C’est pour ça qu’aujourd’hui, nous allons partir en voyage. Le point de départ est un cocktail que vous connaissez sur le bout des doigts, parce que vous l’avez déjà préparé, commandé, bu des dizaines de fois : le Mojito. Et petit à petit, en changeant un ingrédient par ci, en changeant un dosage par là, nous allons arriver au Daiquiri. Ce voyage n’a pas de logique historique par exemple. La seule logique de ce voyage, c’est de vous faire découvrir plusieurs cocktails, chacun étant une petite variation du précédent, jusqu’à arriver au cocktail final sans que vous vous soyez aperçu du changement. C’est l’allégorie de la grenouille : de même que la grenouille ne resterait pas dans la casserole si on la jetait directement dans l’eau bouillante, vous n’aimeriez pas un Daiquiri 8:2:1 si c’était le premier cocktail de votre vie. Entrez dans la casserole d’eau froide avec un Mojito, on va vous faire chauffer comme cette pauvre grenouille petit à petit jusqu’à ce que vous buviez des Daiquiri. Croyez-moi ça sera plus agréable pour vous que pour la grenouille !

Première étape : le Mojito

Recette

  • 6 à 8 feuilles de menthe
  • 2 cuillères à café de sucre blanc
  • 5 cl de rhum blanc
  • 2 cl de jus de citron vert
  • 1,5 cl d’eau gazeuse

Voilà, vous avez eu un petit rappel de la recette et de la vidéo. Que dire de plus ? C’est frais, léger, pétillant, presque évanescent … une entrée en matière tout ce qu’il y a de plus facile. Passons à la suite.

Deuxième étape : le Old Cuban

C’est une variation du Mojito Royal un peu plus raffinée, créée par Audrey Saunders, papesse du cocktail new-yorkais. Elle a à son actif d’autres néo-classiques comme le Earl Grey MarTEAni, le Gin Gin Mule ou le French Pearl. Au lieu d’être préparé au verre, comme le Mojito et beaucoup de cocktails rustiques (Caïpi, Ti’Punch, Julep …), il est préparé au shaker et servi straight.

Ingrédients

  • 7 à 8 feuilles de menthe verte
  • 4,5 cl de rhum industriel ambré
  • 3 cl de sirop de sucre
  • 2 cl de citron vert
  • 2 traits d’Angostura
  • 6 cl de champagne

Avec ce drink, ni vu ni connu, on a mis du rhum ambré au lieu du rhum blanc, l’eau gazeuse a laissé la place au champagne, et on a ajouté une petite touche d’Angostura en plus pour le côté épicé. En bouche, il sera donc un peu plus sec, un peu plus boisé, mais vous ne serez pas déboussolé après un Mojito. Pour résumer l’évolution de goût entre les deux, on peut dire que le Mojito est pour les demoiselles, et le Old Cuban est pour les dames. Vous êtes prêts pour l’étape suivante.

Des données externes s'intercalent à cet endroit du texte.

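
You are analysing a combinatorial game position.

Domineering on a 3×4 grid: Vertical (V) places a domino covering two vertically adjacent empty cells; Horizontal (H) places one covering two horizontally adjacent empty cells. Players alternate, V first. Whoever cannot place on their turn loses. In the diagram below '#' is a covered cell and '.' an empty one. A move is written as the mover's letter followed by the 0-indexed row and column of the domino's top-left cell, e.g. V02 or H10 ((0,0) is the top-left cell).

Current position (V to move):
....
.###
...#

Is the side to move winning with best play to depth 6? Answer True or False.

V winning at [..../.###/...#]: False

p1 V@[..../.###/...#]: V00[#.../####/...#]-1* V10[..../####/#..#]-1
p2 H@[#.../####/...#]: H01[###./####/...#]+1* H02[#.##/####/...#]+1 H20[#.../####/##.#]+1 H21[#.../####/.###]+1
p3 V@[###./####/...#] terminal -1; root [..../.###/...#] d6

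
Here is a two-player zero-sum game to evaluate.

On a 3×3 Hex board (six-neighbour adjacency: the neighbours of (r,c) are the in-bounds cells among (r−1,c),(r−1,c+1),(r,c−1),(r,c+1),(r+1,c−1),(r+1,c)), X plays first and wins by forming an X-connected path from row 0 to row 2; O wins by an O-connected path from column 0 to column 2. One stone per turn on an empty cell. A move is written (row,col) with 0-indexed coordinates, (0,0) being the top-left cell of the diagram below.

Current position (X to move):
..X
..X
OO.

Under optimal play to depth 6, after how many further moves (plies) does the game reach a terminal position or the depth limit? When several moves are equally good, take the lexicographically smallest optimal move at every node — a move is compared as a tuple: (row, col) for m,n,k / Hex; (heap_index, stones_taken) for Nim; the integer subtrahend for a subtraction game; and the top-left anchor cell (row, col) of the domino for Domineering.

PV length from [..X/..X/OO.]: 1 ply

[..X/..X/OO.] X move#1: (0,0):-1/X.X/..X/OO., (0,1):-1/.XX/..X/OO., (1,0):-1/..X/X.X/OO., (1,1):-1/..X/.XX/OO., (2,2):+1/..X/..X/OOX*
[..X/..X/OOX] end (terminal -1, O#2); searched ..X/..X/OO. to 6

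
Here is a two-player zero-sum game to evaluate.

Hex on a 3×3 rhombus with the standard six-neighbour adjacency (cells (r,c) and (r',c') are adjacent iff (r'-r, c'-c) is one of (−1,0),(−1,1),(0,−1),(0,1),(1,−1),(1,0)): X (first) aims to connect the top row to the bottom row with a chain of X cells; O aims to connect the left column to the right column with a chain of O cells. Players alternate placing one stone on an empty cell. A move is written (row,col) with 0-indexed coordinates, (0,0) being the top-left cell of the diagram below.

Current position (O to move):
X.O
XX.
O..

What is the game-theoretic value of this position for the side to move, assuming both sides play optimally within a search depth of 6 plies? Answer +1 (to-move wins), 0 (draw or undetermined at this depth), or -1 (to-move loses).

ply 1, O at X.O/XX./O.. | (0,1)=-1→XOO/XX./O..; (1,2)=-1→X.O/XXO/O..; (2,1)=+1→X.O/XX./OO.*; (2,2)=-1→X.O/XX./O.O
ply 2, X at X.O/XX./OO. | (0,1)=-1→XXO/XX./OO.*; (1,2)=-1→X.O/XXX/OO.; (2,2)=-1→X.O/XX./OOX
ply 3, O at XXO/XX./OO. | (1,2)=+1→XXO/XXO/OO.*; (2,2)=+1→XXO/XX./OOO
ply 4: XXO/XXO/OO. is terminal -1 (X); from X.O/XX./O.. depth 6

value(X.O/XX./O.., O) = +1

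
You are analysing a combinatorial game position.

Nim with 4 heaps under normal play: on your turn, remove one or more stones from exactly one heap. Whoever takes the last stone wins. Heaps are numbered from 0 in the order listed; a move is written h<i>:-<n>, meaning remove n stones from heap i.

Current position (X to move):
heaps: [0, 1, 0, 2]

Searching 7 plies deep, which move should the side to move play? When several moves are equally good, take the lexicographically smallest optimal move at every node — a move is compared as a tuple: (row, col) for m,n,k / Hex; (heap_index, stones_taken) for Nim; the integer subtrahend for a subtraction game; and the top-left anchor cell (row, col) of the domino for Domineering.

X's best at [(0,1,0,2)]: h3:-1

p1 X@[(0,1,0,2)]: h1:-1[(0,0,0,2)]-1 h3:-1[(0,1,0,1)]+1* h3:-2[(0,1,0,0)]-1
p2 O@[(0,1,0,1)]: h1:-1[(0,0,0,1)]-1* h3:-1[(0,1,0,0)]-1
p3 X@[(0,0,0,1)]: h3:-1[(0,0,0,0)]+1*
p4 O@[(0,0,0,0)] terminal -1; root [(0,1,0,2)] d7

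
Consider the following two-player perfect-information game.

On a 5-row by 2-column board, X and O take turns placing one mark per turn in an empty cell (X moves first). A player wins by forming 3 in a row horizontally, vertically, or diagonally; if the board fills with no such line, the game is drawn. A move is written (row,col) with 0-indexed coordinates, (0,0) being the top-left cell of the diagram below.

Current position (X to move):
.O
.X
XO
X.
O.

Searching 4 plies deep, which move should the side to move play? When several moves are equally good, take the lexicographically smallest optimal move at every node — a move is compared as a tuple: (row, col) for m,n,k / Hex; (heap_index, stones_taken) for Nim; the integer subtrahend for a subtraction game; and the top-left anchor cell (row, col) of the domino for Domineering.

ply 1, X at .O/.X/XO/X./O. | (0,0)=+0→XO/.X/XO/X./O.; (1,0)=+1→.O/XX/XO/X./O.*; (3,1)=+0→.O/.X/XO/XX/O.; (4,1)=+0→.O/.X/XO/X./OX
ply 2: .O/XX/XO/X./O. is terminal -1 (O); from .O/.X/XO/X./O. depth 4

X's best at [.O/.X/XO/X./O.]: (1,0)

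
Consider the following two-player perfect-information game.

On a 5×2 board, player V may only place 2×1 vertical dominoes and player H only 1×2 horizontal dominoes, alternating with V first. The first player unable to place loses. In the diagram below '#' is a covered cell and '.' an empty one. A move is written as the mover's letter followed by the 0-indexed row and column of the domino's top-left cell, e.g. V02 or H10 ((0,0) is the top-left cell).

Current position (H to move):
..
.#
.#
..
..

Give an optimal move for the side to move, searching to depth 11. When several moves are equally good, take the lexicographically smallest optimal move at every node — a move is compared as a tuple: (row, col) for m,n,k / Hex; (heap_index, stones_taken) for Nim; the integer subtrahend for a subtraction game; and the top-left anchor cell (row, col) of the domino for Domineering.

ply 1, H at ../.#/.#/../.. | H00=-1→##/.#/.#/../..; H30=+1→../.#/.#/##/..*; H40=+1→../.#/.#/../##
ply 2, V at ../.#/.#/##/.. | V00=-1→#./##/.#/##/..*; V10=-1→../##/##/##/..
ply 3, H at #./##/.#/##/.. | H40=+1→#./##/.#/##/##*
ply 4: #./##/.#/##/## is terminal -1 (V); from ../.#/.#/../.. depth 11

H's best at [../.#/.#/../..]: H30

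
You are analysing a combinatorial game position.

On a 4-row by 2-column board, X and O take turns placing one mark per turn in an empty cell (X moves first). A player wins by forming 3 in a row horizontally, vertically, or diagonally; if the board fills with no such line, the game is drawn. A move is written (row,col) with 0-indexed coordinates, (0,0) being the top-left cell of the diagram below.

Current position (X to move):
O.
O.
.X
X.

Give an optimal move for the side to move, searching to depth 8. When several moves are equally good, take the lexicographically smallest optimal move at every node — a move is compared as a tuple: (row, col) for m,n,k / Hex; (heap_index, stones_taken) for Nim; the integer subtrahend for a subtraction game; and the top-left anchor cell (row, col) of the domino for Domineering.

ply 1, X at O./O./.X/X. | (0,1)=-1→OX/O./.X/X.; (1,1)=-1→O./OX/.X/X.; (2,0)=+0→O./O./XX/X.*; (3,1)=-1→O./O./.X/XX
ply 2, O at O./O./XX/X. | (0,1)=+0→OO/O./XX/X.*; (1,1)=+0→O./OO/XX/X.; (3,1)=+0→O./O./XX/XO
ply 3, X at OO/O./XX/X. | (1,1)=+0→OO/OX/XX/X.*; (3,1)=+0→OO/O./XX/XX
ply 4, O at OO/OX/XX/X. | (3,1)=+0→OO/OX/XX/XO*
ply 5: OO/OX/XX/XO is terminal +0 (X); from O./O./.X/X. depth 8

X's best at [O./O./.X/X.]: (2,0)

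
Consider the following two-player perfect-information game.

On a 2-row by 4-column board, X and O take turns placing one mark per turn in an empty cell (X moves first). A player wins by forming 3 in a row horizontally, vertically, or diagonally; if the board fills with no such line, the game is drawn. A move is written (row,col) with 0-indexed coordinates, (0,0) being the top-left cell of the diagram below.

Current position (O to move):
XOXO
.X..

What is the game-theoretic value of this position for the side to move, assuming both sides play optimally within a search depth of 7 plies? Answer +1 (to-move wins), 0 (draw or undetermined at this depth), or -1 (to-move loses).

[XOXO/.X..] O move#1: (1,0):+0/XOXO/OX..*, (1,2):+0/XOXO/.XO., (1,3):+0/XOXO/.X.O
[XOXO/OX..] X move#2: (1,2):+0/XOXO/OXX.*, (1,3):+0/XOXO/OX.X
[XOXO/OXX.] O move#3: (1,3):+0/XOXO/OXXO*
[XOXO/OXXO] end (terminal +0, X#4); searched XOXO/.X.. to 7

value(XOXO/.X.., O) = 0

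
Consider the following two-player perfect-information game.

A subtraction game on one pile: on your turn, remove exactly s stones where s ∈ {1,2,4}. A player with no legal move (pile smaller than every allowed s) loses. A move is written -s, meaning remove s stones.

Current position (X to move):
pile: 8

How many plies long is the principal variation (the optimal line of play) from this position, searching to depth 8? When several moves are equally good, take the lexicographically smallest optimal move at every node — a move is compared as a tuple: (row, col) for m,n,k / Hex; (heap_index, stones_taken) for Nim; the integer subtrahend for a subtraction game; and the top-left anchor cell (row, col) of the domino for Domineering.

PV length from [8]: 5 plies

p1 X@[8]: -1[7]-1 -2[6]+1* -4[4]-1
p2 O@[6]: -1[5]-1* -2[4]-1 -4[2]-1
p3 X@[5]: -1[4]-1 -2[3]+1* -4[1]-1
p4 O@[3]: -1[2]-1* -2[1]-1
p5 X@[2]: -1[1]-1 -2[0]+1*
p6 O@[0] terminal -1; root [8] d8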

Troisième étape : le Air Mail

Ce drink apparaît presque spontanément en 1949 d’après David Wondrich, à mi-chemin entre le Honey Bee et le French 75. Là encore, rien de traumatisant à passer d’un Old Cuban à un Air Mail : remplacer le sucre par du miel n’est pas très sorcier, et oubliez juste de mettre de la menthe. Le résultat est encore plus direct en bouche, le miel apportant de la rondeur, le rhum étant là plus pour le « kick ». Next level.

Ingrédients

  • 4 cl de rhum industriel ambré
  • 1 cl de citron vert
  • 1 cuillère à café de miel
  • 9 cl de champagne

Quatrième étape : le Honeysuckle

Ici, l’évolution naturelle serait de laisser sa bouteille de champagne au frigo et de se préparer un Honeysuckle avec du rhum, du citron vert et du miel. Mais les doses généralement admises pour ce genre de cocktail sont trop proches de celles d’un vrai Daiquiri, il nous faut une petite transition entre les deux, qui pourrait être un Daiquiri 2:1:1 ou même un Daiquiri servi sur glace pilée (ce qui n’est pas tout à fait un Frozen Daiquiri, attention, je vous vois venir !). On se préparera donc un Honeysuckle 2:1:1. Le rhum n’est pas encore trop présent, et le miel contrebalance à la fois en goût et en douceur le rhum.

Ingrédients

  • 5 cl de rhum industriel ambré
  • 2,5 cl de citron vert
  • 2 cuillères à café de miel

Dernière étape : le Daiquiri 8:2:1 (Formule de David Embury)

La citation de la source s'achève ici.